Dreamy Dill Chicken Stuffed Bell Peppers
- 800 g Extra Lean Ground Chicken Breasts
- 8 Bell Peppers
- 700 ml Chicken Bone Broth
- 1 c. Uncooked Quinoa
- 1.5 c. Broccoli, diced
- 1 Red Onion, diced
- Shredded Cheese… I used Rocky Mountain 3 Cheese Blend (Parmesan, Asiago, Romano)
- ¼ c. Mayo
- ½ c. 0% Plain Greek Yogurt
- ½ c. Fresh Dill, diced
- Juice of 1 Lemon
- ½ tsp each: onion powder, garlic powder, salt
1. Preheat oven to 400 degrees F.
2. Remote the tops of the bell pepper or slice in half, remove the stem and seeds. Lightly spray or coat with olive oil. Pre-roast these pepper for around 10 minutes while preparing the stuffing ingredients.

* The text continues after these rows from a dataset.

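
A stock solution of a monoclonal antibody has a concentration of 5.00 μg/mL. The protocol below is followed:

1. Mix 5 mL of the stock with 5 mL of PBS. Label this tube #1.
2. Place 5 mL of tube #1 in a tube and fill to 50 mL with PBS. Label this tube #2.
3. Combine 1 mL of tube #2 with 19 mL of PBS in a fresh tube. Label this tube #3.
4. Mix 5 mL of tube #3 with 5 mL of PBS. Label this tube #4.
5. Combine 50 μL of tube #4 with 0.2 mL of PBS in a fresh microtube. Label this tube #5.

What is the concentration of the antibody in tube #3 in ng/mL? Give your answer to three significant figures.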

3. In a small pot, over medium heat, cook 1 cup of uncooked quinoa with a 700 ml jar of Chicken Bone Broth.
4. In a large pan over medium heat, fry the chicken until 80% cooked through. Add the red onions and broccoli and cook until soft.
5. In a small bowl, combine all of the ingredients for the dreamy dill sauce.
6. Combine the chicken, vegetables, quinoa, and dreamy dill sauce together and mix evenly.
7. Remove the peppers that are pre-roasting, stuff, and top with cheese. Bake for around 20-30 more minutes until the peppers are soft, the cheese is melted, and the ingredients are bubbling inside. Let sit for 5 minutes before serving.